Alors que les sanctions de cellule disciplinaire ne peuvent excéder 30 jours depuis l'entrée en vigueur de la loi pénitentiaire en novembre 2009, deux détenus de la maison d'arrêt de Varces se voient maintenus au « mitard » pour une durée de 45 jours. Les conditions dans lesquelles ils sont contraints à vivre pendant un mois et demi sont elles aussi en contradiction avec la réglementation en vigueur.

Aujourd’hui, S.T. a déposé une requête en référé-liberté devant le tribunal administratif de Grenoble pour obtenir la suspension de son placement en cellule disciplinaire pour une durée de 45 jours, décidé le 21 juillet suite à des violences physiques sur des personnels. Il y a deux semaines, un autre détenu s’est également vu placer au « mitard » pour une durée équivalente suite à des faits similaires. Pourtant, depuis l’entrée en vigueur de la loi pénitentiaire, le 25 novembre 2009, les sanctions de cellule de punition ne peuvent dépasser 30 jours. A ce titre, le Conseil d’État a déjà sanctionné la pratique de l’administration pour non respect de la loi pénitentiaire depuis son adoption. Dans une décision du 20 mai 2010 relative aux fouilles corporelles, la Haute juridiction avait rappelé au garde des Sceaux que « les lois entrent en vigueur le lendemain de leur publication au Journal Officiel, à moins que leur application soit manifestement impossible avant que n’aient été prises des mesures réglementaires d’application » et que, contrairement à ce que soutenait la Chancellerie, « la circonstance que cette loi prévoie que les mesures d’application du chapitre dans lequel [l’article en cause] est inséré seront édictées par décret en Conseil d’État n’a aucune incidence à cet égard ». Plusieurs décisions similaires, rendues par des tribunaux administratifs dans des affaires relatives au placement en cellule disciplinaire, avaient statué dans le même sens.

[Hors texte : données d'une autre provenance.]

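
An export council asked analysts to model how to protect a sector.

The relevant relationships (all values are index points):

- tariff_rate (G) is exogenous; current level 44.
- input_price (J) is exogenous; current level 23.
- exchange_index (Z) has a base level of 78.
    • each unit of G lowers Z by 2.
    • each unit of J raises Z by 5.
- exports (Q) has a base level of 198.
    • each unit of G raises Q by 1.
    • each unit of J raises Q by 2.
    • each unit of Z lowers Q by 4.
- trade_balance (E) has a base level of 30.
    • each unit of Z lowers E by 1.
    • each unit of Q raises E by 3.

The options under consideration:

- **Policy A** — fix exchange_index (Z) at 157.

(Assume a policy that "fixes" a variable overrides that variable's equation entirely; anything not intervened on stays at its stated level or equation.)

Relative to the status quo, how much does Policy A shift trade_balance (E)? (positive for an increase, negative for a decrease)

-676

Baseline:
  G = 44
  J = 23
  Z = 78 − 2·44 + 5·23 = 105
  Q = 198 + 44 + 2·23 − 4·105 = -132
  E = 30 − 105 + 3·(-132) = -471
Policy A (Z := 157):
  G = 44
  J = 23
  Z = 157
  Q = 198 + 44 + 2·23 − 4·157 = -340
  E = 30 − 157 + 3·(-340) = -1147
Change in E: -1147 − (-471) = -676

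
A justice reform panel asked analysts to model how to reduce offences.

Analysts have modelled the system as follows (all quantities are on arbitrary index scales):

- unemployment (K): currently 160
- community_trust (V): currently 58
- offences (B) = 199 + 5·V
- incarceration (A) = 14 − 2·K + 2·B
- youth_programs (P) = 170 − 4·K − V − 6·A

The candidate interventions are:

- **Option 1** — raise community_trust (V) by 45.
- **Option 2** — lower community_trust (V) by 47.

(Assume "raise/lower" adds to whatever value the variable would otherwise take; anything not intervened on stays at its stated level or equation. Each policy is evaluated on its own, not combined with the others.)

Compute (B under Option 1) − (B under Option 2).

460

Option 1 (V + 45):
  V = 58 + 45 = 103
  B = 199 + 5·103 = 714
Option 2 (V − 47):
  V = 58 − 47 = 11
  B = 199 + 5·11 = 254
B: 714 − 254 = 460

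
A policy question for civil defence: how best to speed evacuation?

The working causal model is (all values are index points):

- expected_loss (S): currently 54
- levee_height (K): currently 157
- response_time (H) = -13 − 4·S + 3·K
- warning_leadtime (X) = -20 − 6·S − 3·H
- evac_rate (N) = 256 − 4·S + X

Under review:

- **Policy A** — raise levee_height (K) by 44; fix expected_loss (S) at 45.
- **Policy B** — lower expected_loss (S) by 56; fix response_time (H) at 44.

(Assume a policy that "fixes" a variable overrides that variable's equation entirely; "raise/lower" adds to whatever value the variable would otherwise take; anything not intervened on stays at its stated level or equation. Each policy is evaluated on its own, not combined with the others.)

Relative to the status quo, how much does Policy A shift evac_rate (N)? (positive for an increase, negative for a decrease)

Baseline:
  S = 54
  K = 157
  H = -13 − 4·54 + 3·157 = 242
  X = -20 − 6·54 − 3·242 = -1070
  N = 256 − 4·54 + (-1070) = -1030
Policy A (K + 44, S := 45):
  S = 45
  K = 157 + 44 = 201
  H = -13 − 4·45 + 3·201 = 410
  X = -20 − 6·45 − 3·410 = -1520
  N = 256 − 4·45 + (-1520) = -1444
Change in N: -1444 − (-1030) = -414

-414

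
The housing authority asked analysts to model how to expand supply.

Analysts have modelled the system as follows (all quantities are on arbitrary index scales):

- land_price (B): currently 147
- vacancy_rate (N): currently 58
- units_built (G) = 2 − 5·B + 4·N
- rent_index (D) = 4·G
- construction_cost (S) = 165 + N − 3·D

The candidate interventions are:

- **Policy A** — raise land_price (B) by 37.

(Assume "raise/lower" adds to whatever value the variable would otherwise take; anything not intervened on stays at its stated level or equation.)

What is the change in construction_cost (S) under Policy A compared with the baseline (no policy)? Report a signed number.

2220

Baseline:
  B = 147
  N = 58
  G = 2 − 5·147 + 4·58 = -501
  D = 0 + 4·(-501) = -2004
  S = 165 + 58 − 3·(-2004) = 6235
Policy A (B + 37):
  B = 147 + 37 = 184
  N = 58
  G = 2 − 5·184 + 4·58 = -686
  D = 0 + 4·(-686) = -2744
  S = 165 + 58 − 3·(-2744) = 8455
Change in S: 8455 − 6235 = 2220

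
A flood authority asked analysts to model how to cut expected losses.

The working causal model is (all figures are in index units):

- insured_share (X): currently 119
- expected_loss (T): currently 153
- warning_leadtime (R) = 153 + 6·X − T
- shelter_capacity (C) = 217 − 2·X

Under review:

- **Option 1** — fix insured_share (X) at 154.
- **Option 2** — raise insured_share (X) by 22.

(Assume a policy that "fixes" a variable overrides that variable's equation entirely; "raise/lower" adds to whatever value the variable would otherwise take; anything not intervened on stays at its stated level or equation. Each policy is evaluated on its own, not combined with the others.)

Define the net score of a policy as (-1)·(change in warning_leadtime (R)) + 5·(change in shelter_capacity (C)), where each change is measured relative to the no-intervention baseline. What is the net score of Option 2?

Baseline:
  X = 119
  T = 153
  R = 153 + 6·119 − 153 = 714
  C = 217 − 2·119 = -21
Option 2 (X + 22):
  X = 119 + 22 = 141
  T = 153
  R = 153 + 6·141 − 153 = 846
  C = 217 − 2·141 = -65
ΔR = 846 − 714 = 132; ΔC = -65 − (-21) = -44
Score = (-1)·132 + 5·(-44) = -352

-352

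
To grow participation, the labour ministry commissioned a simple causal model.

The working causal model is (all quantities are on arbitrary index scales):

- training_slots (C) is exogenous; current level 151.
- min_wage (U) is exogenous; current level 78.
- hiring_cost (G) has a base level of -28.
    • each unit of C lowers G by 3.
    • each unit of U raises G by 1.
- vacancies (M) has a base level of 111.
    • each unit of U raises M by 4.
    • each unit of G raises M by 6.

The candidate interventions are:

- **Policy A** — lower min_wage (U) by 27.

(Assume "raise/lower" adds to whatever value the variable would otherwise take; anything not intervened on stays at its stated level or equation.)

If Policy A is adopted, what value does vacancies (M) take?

Policy A (U − 27):
  C = 151
  U = 78 − 27 = 51
  G = -28 − 3·151 + 51 = -430
  M = 111 + 4·51 + 6·(-430) = -2265

-2265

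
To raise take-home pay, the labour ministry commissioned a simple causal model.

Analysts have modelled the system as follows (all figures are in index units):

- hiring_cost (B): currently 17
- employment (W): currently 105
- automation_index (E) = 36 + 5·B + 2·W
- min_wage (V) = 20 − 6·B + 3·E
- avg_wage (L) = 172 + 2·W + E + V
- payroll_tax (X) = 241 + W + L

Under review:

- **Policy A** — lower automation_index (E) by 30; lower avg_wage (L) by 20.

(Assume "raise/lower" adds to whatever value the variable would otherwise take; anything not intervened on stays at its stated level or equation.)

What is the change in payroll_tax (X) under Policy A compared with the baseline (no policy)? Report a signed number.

-140

Baseline:
  B = 17
  W = 105
  E = 36 + 5·17 + 2·105 = 331
  V = 20 − 6·17 + 3·331 = 911
  L = 172 + 2·105 + 331 + 911 = 1624
  X = 241 + 105 + 1624 = 1970
Policy A (E − 30, L − 20):
  B = 17
  W = 105
  E = 36 + 5·17 + 2·105 (−30 from intervention) = 301
  V = 20 − 6·17 + 3·301 = 821
  L = 172 + 2·105 + 301 + 821 (−20 from intervention) = 1484
  X = 241 + 105 + 1484 = 1830
Change in X: 1830 − 1970 = -140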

Les conditions dans lesquelles s’exécute la sanction des deux détenus placés au « mitard » à Varces s’avèrent tout aussi illégales. L’OIP avait en effet demandé à la direction la fermeture du quartier disciplinaire en décembre dernier, en attendant sa mise aux normes, relevant de nombreux manquements sur la base d’un constat d’expert réalisé en juillet 2009. Depuis lors, seuls des travaux de nettoyage et de remise en peinture ont été réalisés en décembre et au cours de l’été, ainsi que le changement du mobilier, ne modifiant en rien la configuration illégale des lieux. Contactée par l’OIP à plusieurs reprises ces derniers jours, la direction de l’établissement n’a pas répondu. Cependant, le 16 décembre 2009, la direction interrégionale de Lyon expliquait à l’OIP que « c’est impossible de fermer le QD », au nom du maintien de l’ordre en détention, confirmant que le quartier disciplinaire de Varces est « très mal situé, très difficile à mettre aux normes ». Et de conclure : « sur Grenoble, on met des rustines ».

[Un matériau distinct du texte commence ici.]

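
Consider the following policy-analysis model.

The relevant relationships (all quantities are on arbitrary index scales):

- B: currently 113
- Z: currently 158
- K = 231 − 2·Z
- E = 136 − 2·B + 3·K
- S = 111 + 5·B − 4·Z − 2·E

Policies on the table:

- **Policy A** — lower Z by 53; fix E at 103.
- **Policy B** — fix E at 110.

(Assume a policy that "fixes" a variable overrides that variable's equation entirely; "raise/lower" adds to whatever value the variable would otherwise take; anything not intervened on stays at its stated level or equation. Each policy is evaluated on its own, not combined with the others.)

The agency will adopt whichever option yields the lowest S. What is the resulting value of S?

Policy A (Z − 53, E := 103):
  B = 113
  Z = 158 − 53 = 105
  K = 231 − 2·105 = 21
  E = 103
  S = 111 + 5·113 − 4·105 − 2·103 = 50
Policy B (E := 110):
  B = 113
  Z = 158
  K = 231 − 2·158 = -85
  E = 110
  S = 111 + 5·113 − 4·158 − 2·110 = -176
Comparing — Policy A: S=50, Policy B: S=-176. Lowest is -176 (Policy B).

-176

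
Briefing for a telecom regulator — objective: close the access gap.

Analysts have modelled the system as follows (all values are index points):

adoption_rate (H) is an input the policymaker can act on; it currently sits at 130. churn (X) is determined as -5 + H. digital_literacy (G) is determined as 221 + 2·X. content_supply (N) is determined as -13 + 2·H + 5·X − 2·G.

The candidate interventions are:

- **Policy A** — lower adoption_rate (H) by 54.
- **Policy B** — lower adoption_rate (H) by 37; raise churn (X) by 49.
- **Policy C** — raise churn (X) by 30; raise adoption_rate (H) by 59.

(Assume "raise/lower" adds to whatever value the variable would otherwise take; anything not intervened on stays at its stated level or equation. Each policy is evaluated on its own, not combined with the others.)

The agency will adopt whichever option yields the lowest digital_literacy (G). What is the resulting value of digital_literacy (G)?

Policy A (H − 54):
  H = 130 − 54 = 76
  X = -5 + 76 = 71
  G = 221 + 2·71 = 363
Policy B (H − 37, X + 49):
  H = 130 − 37 = 93
  X = -5 + 93 (+49 from intervention) = 137
  G = 221 + 2·137 = 495
Policy C (X + 30, H + 59):
  H = 130 + 59 = 189
  X = -5 + 189 (+30 from intervention) = 214
  G = 221 + 2·214 = 649
Comparing — Policy A: G=363, Policy B: G=495, Policy C: G=649. Lowest is 363 (Policy A).

363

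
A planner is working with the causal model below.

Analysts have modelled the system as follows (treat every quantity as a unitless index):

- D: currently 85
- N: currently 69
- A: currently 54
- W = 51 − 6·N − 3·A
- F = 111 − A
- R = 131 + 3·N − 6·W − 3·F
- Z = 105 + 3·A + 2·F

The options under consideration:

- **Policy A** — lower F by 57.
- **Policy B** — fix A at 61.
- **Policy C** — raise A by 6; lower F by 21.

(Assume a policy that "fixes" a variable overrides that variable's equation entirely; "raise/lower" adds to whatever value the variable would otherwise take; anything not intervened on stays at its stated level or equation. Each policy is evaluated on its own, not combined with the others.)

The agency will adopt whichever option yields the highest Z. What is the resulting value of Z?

388

Policy A (F − 57):
  A = 54
  F = 111 − 54 (−57 from intervention) = 0
  Z = 105 + 3·54 + 2·0 = 267
Policy B (A := 61):
  A = 61
  F = 111 − 61 = 50
  Z = 105 + 3·61 + 2·50 = 388
Policy C (A + 6, F − 21):
  A = 54 + 6 = 60
  F = 111 − 60 (−21 from intervention) = 30
  Z = 105 + 3·60 + 2·30 = 345
Comparing — Policy A: Z=267, Policy B: Z=388, Policy C: Z=345. Highest is 388 (Policy B).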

De fait, les dysfonctionnements pointés par l’OIP en décembre persistent. En premier lieu, les possibilités de déambulation en cellule sont extrêmement réduites dans la mesure où la surface disponible au sol est de l’ordre de 4,5 mètres carrés. De même, la lumière naturelle provient de l’extérieur par un bandeau de trois fenêtres situées à environ deux mètres de hauteur limitant l’entrée de la lumière. L’isolement sensoriel qui en découle est aggravé par le fait que les promenades d’une heure quotidienne se déroulent dans une pièce fermée d’une taille de 24,20 mètres carrés. Au total, les personnes maintenues au quartier disciplinaire ne respirent pas l’air libre pendant toute la durée de leur sanction.

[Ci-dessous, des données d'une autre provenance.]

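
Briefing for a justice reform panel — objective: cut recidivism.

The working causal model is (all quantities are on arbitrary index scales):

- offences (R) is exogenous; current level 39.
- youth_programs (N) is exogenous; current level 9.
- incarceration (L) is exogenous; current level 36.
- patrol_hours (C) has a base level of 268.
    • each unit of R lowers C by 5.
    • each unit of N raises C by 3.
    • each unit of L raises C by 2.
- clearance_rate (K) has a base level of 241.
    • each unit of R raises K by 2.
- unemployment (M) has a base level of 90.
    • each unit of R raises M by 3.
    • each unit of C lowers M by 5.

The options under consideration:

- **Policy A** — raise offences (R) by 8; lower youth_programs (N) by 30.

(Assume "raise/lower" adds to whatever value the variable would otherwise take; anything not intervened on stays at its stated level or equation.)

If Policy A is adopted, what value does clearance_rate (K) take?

335

Policy A (R + 8, N − 30):
  R = 39 + 8 = 47
  K = 241 + 2·47 = 335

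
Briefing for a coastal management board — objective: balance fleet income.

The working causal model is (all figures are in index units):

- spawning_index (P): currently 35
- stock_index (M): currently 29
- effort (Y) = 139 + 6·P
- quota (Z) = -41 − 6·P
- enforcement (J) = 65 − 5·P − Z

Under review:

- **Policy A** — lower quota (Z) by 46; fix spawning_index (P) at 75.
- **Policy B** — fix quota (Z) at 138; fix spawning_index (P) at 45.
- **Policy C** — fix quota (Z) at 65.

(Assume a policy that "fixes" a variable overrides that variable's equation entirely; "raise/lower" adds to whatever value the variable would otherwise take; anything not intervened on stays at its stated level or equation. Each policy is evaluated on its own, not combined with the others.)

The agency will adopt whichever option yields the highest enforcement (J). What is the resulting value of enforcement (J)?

227

Policy A (Z − 46, P := 75):
  P = 75
  Z = -41 − 6·75 (−46 from intervention) = -537
  J = 65 − 5·75 − (-537) = 227
Policy B (Z := 138, P := 45):
  P = 45
  Z = 138
  J = 65 − 5·45 − 138 = -298
Policy C (Z := 65):
  P = 35
  Z = 65
  J = 65 − 5·35 − 65 = -175
Comparing — Policy A: J=227, Policy B: J=-298, Policy C: J=-175. Highest is 227 (Policy A).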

Depuis les travaux entrepris, les détenus continuent de dénoncer les conditions de vie en cellule disciplinaire dans leurs courriers adressés à l’OIP. Quant à lui, contacté par l’OIP le 12 août, le CHU de Grenoble, à qui incombe la prise en charge sanitaire des personnes détenues, souligne que « l’absence de contact social » tout autant que « l’absence de contact avec l’air ambiant et la lumière extérieure » pour une durée de 45 jours entraîne « un retentissement sur le moral » de n’importe quelle personne, « même en bonne santé », et est susceptible de la « pousser à bout ». Dans un témoignage, un détenu a écrit à l’OIP : « ici, au mitard, nous sommes des hommes, mais à moitié ».

L’OIP rappelle :

– que l’article 91 de la loi pénitentiaire du 24 novembre 2009 prévoit que « le placement en cellule disciplinaire ou le confinement en cellule individuelle ordinaire ne peuvent excéder vingt jours, cette durée pouvant toutefois être portée à trente jours pour tout acte de violence physique contre les personnes » et que dans une note du 28 juillet 2010, la direction de l’administration pénitentiaire « invite d’ores et déjà » ses services « à faire application des dispositions précitées » ;

– que, pour la Cour européenne des droits de l’homme, « l’article 3 de la Convention impose à l’état de s’assurer que tout prisonnier est détenu dans des conditions qui sont compatibles avec le respect de la dignité humaine, que les modalités de l’exécution de la mesure ne soumettent pas l’intéressé à une détresse ou à une épreuve d’une intensité qui excède le niveau inévitable de souffrances inhérent à la détention » (CEDH, Kudla c/ Pologne, 26 oct. 2000). La Cour estime que de mauvaises conditions de détention pendant une courte période (en l’espèce 37 jours) peuvent entraîner une violation de l’article 3 de la Convention européenne (CEDH, 4 oct. 2005, Becciev c/ Moldavie, n°3456/05). Elle considère enfin de manière constante que « les agissements de la personne considérée, aussi indésirables ou dangereux soient-ils, ne sauraient être pris en compte », la prévention des traitements inhumains et dégradants ayant un « caractère absolu » (CEDH, 28 février 2008, Saadi c/ Italie) ;

– qu’aux termes du Code de procédure pénale, « l’incarcération doit être subie dans des conditions satisfaisantes d’hygiène et de salubrité, tant en ce qui concerne l’aménagement et l’entretien des bâtiments (…) que (…) la pratique des exercices physiques » (article D. 349). En particulier, « tout détenu doit pouvoir effectuer chaque jour une promenade d’au moins une heure à l’air libre » (article D. 359).